Possible Interventions
Communication
Ensure linguistically and culturally tailored translation
Problem: Navigation and understanding prompts difficult for Spanish speakers, increasing cognitive load and preventing online check-ins
CONTENT
Quick Win
Ensure end-to-end Spanish translation is correct (not partial translations)
OPERATIONAL
Coordinated Fix
Incorporate offering of Spanish speaking health facilitators to help with completion of online check-in
SYSTEMIC
Foundational Change
Work with Epic to create end-to-end experience for all non-English speakers
Metric(s) to Track: eCheck-in process completion prior to arrival
Respect
Increase digital literacy and user confidence
Problem: Users have a hard time adopting new technology, feeling insecure and uncomfortable completing tasks.
CONTENT
Quick Win
Provide a Spanish walk-through video (like this one in English) on BCH site and/or message with video and/or play it at check-in kiosks
Spanish video or visuals showing how to check in (with cc in Spanish or other languages)

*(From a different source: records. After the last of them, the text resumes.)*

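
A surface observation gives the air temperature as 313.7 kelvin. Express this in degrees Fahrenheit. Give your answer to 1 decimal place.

First to °C: 40.55 °C.
Then to °F: 105.0 °F.

105.0 °F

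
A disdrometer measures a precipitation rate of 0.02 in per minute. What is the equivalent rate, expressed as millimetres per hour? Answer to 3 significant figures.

0.02 in/minute × 25.4 mm/in × 60 minute/hour = 30.5 mm/hour.

30.5 mm/hour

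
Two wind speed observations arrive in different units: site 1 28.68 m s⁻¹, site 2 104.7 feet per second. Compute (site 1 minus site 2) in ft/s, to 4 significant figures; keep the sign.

-10.61 ft/s

site 1: 28.68 m/s = 94.0945 ft/s.
Difference: 94.0945 − 104.7000 = -10.61 ft/s.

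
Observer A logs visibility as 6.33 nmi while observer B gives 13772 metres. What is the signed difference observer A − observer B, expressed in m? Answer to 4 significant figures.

-2049 m

observer A: 6.33 nmi = 11723.16 m.
Difference: 11723.16 − 13772.00 = -2049 m.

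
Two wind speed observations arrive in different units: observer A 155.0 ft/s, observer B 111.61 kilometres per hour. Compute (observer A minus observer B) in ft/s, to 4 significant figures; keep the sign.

53.28 ft/s

observer B: 111.61 km/h = 101.7152 ft/s.
Difference: 155.0000 − 101.7152 = 53.28 ft/s.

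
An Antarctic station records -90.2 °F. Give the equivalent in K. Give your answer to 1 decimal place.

First to °C: -67.89 °C.
Then to K: 205.3 K.

205.3 K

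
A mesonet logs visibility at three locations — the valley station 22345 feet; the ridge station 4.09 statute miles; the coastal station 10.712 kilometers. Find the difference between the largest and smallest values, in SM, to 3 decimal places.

the valley station: 22345 ft = 4.23201 SM.
the coastal station: 10.712 km = 6.65613 SM.
Spread: 6.65613 − 4.09000 = 2.566 SM.

2.566 SM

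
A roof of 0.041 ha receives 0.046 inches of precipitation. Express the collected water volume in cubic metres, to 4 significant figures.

Depth: 0.046 in × 25.4 = 1.1684 mm.
Area: 0.041 ha = 410 m².
1 mm over 1 m² is 1 L, so volume = 1.1684 × 410 = 479.044 L = 0.4790 m³.

0.4790 cubic metres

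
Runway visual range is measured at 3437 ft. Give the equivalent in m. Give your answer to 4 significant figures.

1 ft = 0.3048 m, so 3437 × 0.3048 = 1048 m.

1048 m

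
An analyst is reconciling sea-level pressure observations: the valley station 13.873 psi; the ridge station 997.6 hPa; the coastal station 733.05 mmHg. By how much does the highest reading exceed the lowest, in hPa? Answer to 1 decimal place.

41.1 hPa

the valley station: 13.873 psi = 956.510 hPa.
the coastal station: 733.05 mmHg = 977.320 hPa.
Spread: 997.600 − 956.510 = 41.1 hPa.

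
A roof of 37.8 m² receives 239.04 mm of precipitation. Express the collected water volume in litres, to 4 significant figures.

9036 litres

1 mm over 1 m² is 1 L, so volume = 239.04 × 37.8 = 9035.712 L ≈ 9036 L.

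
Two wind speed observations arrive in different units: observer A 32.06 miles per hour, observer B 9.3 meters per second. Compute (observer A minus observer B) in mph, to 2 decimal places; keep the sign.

11.26 mph

observer B: 9.3 m/s = 20.8035 mph.
Difference: 32.0600 − 20.8035 = 11.26 mph.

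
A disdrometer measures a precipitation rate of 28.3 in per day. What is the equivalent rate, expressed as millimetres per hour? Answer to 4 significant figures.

28.3 in/day × 25.4 mm/in × 0.0416667 day/hour = 29.95 mm/hour.

29.95 mm/hour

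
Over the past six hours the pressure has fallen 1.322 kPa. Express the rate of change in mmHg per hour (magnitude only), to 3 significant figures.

1.322 kPa / 6 h × 7.50062 mmHg/kPa = 1.65 mmHg/h.

1.65 mmHg per hour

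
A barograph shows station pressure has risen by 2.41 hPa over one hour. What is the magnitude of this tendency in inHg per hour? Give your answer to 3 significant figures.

0.0712 inHg per hour

2.41 hPa / 1 h × 0.02953 inHg/hPa = 0.0712 inHg/h.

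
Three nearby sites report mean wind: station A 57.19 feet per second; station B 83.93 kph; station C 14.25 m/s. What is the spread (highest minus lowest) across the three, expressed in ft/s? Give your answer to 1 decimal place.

29.7 ft/s

station B: 83.93 km/h = 76.489 ft/s.
station C: 14.25 m/s = 46.752 ft/s.
Spread: 76.489 − 46.752 = 29.7 ft/s.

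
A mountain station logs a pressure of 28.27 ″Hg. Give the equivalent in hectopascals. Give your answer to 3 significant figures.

1 inHg = 33.8639 hPa, so 28.27 × 33.8639 = 957 hPa.

957 hPa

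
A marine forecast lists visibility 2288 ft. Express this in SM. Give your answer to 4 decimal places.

0.4333 SM

1 ft = 0.000189394 SM, so 2288 × 0.000189394 = 0.4333 SM.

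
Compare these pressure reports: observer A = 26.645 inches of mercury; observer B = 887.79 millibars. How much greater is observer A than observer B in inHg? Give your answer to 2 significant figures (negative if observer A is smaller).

observer B: 887.79 mb = 26.2164 inHg.
Difference: 26.6450 − 26.2164 = 0.43 inHg.

0.43 inHg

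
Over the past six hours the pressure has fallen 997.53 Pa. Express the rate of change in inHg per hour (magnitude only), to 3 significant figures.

997.53 Pa / 6 h × 0.0002953 inHg/Pa = 0.0491 inHg/h.

0.0491 inHg per hour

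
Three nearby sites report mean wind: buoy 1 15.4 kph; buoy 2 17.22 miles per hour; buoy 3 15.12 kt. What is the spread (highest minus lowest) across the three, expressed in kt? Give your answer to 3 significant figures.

6.80 kt

buoy 1: 15.4 km/h = 8.3153 kt.
buoy 2: 17.22 mph = 14.9638 kt.
Spread: 15.1200 − 8.3153 = 6.80 kt.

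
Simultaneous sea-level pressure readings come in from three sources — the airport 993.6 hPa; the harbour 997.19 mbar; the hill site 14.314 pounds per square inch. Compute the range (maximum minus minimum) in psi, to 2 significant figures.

0.15 psi

the airport: 993.6 hPa = 14.4109 psi.
the harbour: 997.19 mb = 14.4630 psi.
Spread: 14.4630 − 14.3140 = 0.15 psi.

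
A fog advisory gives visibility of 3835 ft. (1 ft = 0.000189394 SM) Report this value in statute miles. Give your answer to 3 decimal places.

0.726 SM

1 ft = 0.000189394 SM, so 3835 × 0.000189394 = 0.726 SM.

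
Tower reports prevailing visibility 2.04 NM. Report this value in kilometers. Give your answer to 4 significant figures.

1 nmi = 1.852 km, so 2.04 × 1.852 = 3.778 km.

3.778 km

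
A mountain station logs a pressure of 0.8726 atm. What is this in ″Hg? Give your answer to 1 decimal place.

26.1 inHg

1 atm = 29.9213 inHg, so 0.8726 × 29.9213 = 26.1 inHg.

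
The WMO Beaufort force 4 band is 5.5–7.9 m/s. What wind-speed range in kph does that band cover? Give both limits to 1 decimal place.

5.5–7.9 m/s × 3.6 = 19.8–28.4 km/h.

19.8 to 28.4 km/h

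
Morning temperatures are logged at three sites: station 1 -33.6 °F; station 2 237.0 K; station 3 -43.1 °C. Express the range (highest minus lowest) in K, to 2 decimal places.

station 1: -33.6 °F = -36.444 °C.
station 2: 237.0 K = -36.150 °C.
Spread: (-36.150) − (-43.100) = 6.950 °C.

6.95 K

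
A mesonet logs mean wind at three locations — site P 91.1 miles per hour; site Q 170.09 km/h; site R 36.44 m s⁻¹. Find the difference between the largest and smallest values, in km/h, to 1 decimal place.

site P: 91.1 mph = 146.611 km/h.
site R: 36.44 m/s = 131.184 km/h.
Spread: 170.090 − 131.184 = 38.9 km/h.

38.9 km/h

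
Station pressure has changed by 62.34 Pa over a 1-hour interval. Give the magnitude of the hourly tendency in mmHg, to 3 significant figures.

0.468 mmHg per hour

62.34 Pa / 1 h × 0.00750062 mmHg/Pa = 0.468 mmHg/h.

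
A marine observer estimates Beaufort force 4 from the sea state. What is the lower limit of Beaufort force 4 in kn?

Beaufort 4 (moderate breeze) spans 11–16 knots.

11 kt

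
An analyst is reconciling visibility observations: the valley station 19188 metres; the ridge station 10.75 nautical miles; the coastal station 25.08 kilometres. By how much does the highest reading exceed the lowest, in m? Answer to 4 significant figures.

the ridge station: 10.75 nmi = 19909.00 m.
the coastal station: 25.08 km = 25080.00 m.
Spread: 25080.00 − 19188.00 = 5892 m.

5892 m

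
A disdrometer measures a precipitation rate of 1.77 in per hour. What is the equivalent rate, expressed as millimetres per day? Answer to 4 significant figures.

1079 mm/day

1.77 in/hour × 25.4 mm/in × 24 hour/day = 1079 mm/day.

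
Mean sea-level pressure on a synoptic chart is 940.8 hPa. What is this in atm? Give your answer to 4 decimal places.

0.9285 atm

1 hPa = 0.000986923 atm, so 940.8 × 0.000986923 = 0.9285 atm.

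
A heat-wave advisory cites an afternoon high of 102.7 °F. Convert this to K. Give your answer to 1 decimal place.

312.4 K

First to °C: 39.28 °C.
Then to K: 312.4 K.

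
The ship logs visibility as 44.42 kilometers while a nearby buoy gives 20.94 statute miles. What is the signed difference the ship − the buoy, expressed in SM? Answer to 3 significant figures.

6.66 SM

the ship: 44.42 km = 27.6013 SM.
Difference: 27.6013 − 20.9400 = 6.66 SM.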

Use culturally relevant examples and terminology
Reinforce benefits (saving time, avoiding delays)
OPERATIONAL
Coordinated Fix
Inform users via preferred communication method that they must arrive early to check-in and complete forms if they do not check-in prior to arrival
SYSTEMIC
Foundational Change
Offer “assisted digital check-in” in clinic or digital navigators that walk patients through check-in once
Metric(s) to Track: MyChart registration by preferred language & eCheck-in process completion prior to arrival
Conclusion
After presenting our solutions to the client, they were excited to review our interventions with their larger team and start exploring the art of the possible. They appreciate our understanding of their users’ struggles, as well as their teams limitations.
Looking Back: Room for Improvement
Larger Sample Size & Journey Maping
Due to time constraints and access to users, we were only able to conduct interviews with a very small sample size. It would have been valuable to conduct more user interviews to inform a detailed journey map, which could have given us more details on what barriers are preventing users from completing the echeck-in process.
Testing Interventions
Had our team had more time to complete this study, it would have been valuable to pilot some of our interventions or at least review them with users, so we could understand which would provide the most value the quickest.